We already have loads of popular games that aren't high-tech ones. Truth is, the mainstream costumer isn't really all that interested in visual excellence.
Even with those high-selling AAA games, i find that, outside of enthusiasts circles, most people are only interested in one or two specific ones, then go on to spend most of their gaming time in some MMO or F2P game.

Ultimatelly these "traditional" AAA games - as they are right now* - still aim mainly towards the more "conservative" players like you and me who don't want to stream their games.

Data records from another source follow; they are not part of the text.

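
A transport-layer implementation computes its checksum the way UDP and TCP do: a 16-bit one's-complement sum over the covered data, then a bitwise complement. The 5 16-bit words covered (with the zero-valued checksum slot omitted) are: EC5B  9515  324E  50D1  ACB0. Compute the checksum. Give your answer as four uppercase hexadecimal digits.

4EBE

One's-complement addition (fold any carry out of bit 15 back into bit 0):
  0xEC5B + 0x9515 = 0x18170 → wrap carry → 0x8171
  0x8171 + 0x324E = 0x0B3BF
  0xB3BF + 0x50D1 = 0x10490 → wrap carry → 0x0491
  0x0491 + 0xACB0 = 0x0B141
One's-complement sum = 0xB141.
Checksum = ~0xB141 & 0xFFFF = 0x4EBE.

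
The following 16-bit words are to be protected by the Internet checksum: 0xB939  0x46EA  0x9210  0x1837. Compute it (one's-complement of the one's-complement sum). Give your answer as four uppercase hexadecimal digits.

One's-complement addition (fold any carry out of bit 15 back into bit 0):
  0xB939 + 0x46EA = 0x10023 → wrap carry → 0x0024
  0x0024 + 0x9210 = 0x09234
  0x9234 + 0x1837 = 0x0AA6B
One's-complement sum = 0xAA6B.
Checksum = ~0xAA6B & 0xFFFF = 0x5594.

5594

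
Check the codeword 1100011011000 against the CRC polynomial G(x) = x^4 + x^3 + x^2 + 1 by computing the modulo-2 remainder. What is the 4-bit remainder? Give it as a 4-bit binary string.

Modulo-2 division of 1100011011000 by 11101:
  pos 0: 11000 XOR 11101 = 00101
  pos 2: 10111 XOR 11101 = 01010
  pos 3: 10100 XOR 11101 = 01001
  pos 4: 10011 XOR 11101 = 01110
  pos 5: 11101 XOR 11101 = 00000
Remainder = 0000 (zero — the frame passes the CRC check).

0000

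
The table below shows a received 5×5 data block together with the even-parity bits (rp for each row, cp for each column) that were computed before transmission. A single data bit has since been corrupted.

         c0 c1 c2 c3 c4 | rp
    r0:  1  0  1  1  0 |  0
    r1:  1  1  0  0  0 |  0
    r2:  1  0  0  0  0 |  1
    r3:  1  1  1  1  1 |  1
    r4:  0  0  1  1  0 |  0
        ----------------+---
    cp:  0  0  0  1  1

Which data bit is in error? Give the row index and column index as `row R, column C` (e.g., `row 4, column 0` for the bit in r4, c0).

row 0, column 2

Recompute each row's even parity and compare to rp:
  r0: data parity 1, sent rp 0 → mismatch
  r1: data parity 0, sent rp 0 → ok
  r2: data parity 1, sent rp 1 → ok
  r3: data parity 1, sent rp 1 → ok
  r4: data parity 0, sent rp 0 → ok
Recompute each column's even parity and compare to cp:
  c0: data parity 0, sent cp 0 → ok
  c1: data parity 0, sent cp 0 → ok
  c2: data parity 1, sent cp 0 → mismatch
  c3: data parity 1, sent cp 1 → ok
  c4: data parity 1, sent cp 1 → ok
Exactly one row (r0) and one column (c2) fail → the flipped bit is at their intersection.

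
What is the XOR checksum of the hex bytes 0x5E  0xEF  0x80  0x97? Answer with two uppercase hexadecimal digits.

A6

XOR the bytes together:
  start with 0x5E
  0x5E ⊕ 0xEF = 0xB1
  0xB1 ⊕ 0x80 = 0x31
  0x31 ⊕ 0x97 = 0xA6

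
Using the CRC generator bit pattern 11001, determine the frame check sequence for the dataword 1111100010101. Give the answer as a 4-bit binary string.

Append 4 zeros: 11111000101010000. Divide by 11001 (XOR where the leading bit is 1):
  pos 0: 11111 XOR 11001 = 00110
  pos 2: 11000 XOR 11001 = 00001
  pos 6: 10101 XOR 11001 = 01100
  pos 7: 11000 XOR 11001 = 00001
  pos 11: 11000 XOR 11001 = 00001
Remainder (last 4 bits) = 0010. This is the CRC / FCS.

0010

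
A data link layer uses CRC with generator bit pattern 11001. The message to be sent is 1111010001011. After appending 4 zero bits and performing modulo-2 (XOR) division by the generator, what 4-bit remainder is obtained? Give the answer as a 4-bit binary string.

0001

Append 4 zeros: 11110100010110000. Divide by 11001 (XOR where the leading bit is 1):
  pos 0: 11110 XOR 11001 = 00111
  pos 2: 11110 XOR 11001 = 00111
  pos 4: 11100 XOR 11001 = 00101
  pos 6: 10110 XOR 11001 = 01111
  pos 7: 11111 XOR 11001 = 00110
  pos 9: 11010 XOR 11001 = 00011
  pos 12: 11000 XOR 11001 = 00001
Remainder (last 4 bits) = 0001. This is the CRC / FCS.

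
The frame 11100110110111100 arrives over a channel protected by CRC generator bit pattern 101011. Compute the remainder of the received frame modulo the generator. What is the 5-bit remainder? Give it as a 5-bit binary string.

Modulo-2 division of 11100110110111100 by 101011:
  pos 0: 111001 XOR 101011 = 010010
  pos 1: 100101 XOR 101011 = 001110
  pos 3: 111001 XOR 101011 = 010010
  pos 4: 100101 XOR 101011 = 001110
  pos 6: 111001 XOR 101011 = 010010
  pos 7: 100101 XOR 101011 = 001110
  pos 9: 111011 XOR 101011 = 010000
  pos 10: 100000 XOR 101011 = 001011
Remainder = 10110 (nonzero — an error is detected).

10110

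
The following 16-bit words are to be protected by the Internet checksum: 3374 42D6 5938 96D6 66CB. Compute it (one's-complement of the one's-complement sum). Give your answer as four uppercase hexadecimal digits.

32DB

One's-complement addition (fold any carry out of bit 15 back into bit 0):
  0x3374 + 0x42D6 = 0x0764A
  0x764A + 0x5938 = 0x0CF82
  0xCF82 + 0x96D6 = 0x16658 → wrap carry → 0x6659
  0x6659 + 0x66CB = 0x0CD24
One's-complement sum = 0xCD24.
Checksum = ~0xCD24 & 0xFFFF = 0x32DB.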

*this is another interesting talk regarding what your mainstream AAA game might look like in the future, as well as how "gaming" is already splitting into different segments that are as much of a different public as Movies and Books.
 

Fare thee well

Neophyte
We shall see. I'll probably be one of the last to adopt it if there are no other alternatives. I've never been a fan of subs/streaming, unless it is a complimentary service or for certain games (ie - WoW). I like to specifically vote for and support the games I like, and have gaming availability offline and online.

That being said, I can't envision a world where I say no to playing video games, so if that is indeed the future, then so be it. I guess in the end I am more concerned that subgenres of games I love will disappear in favor of mass popularity.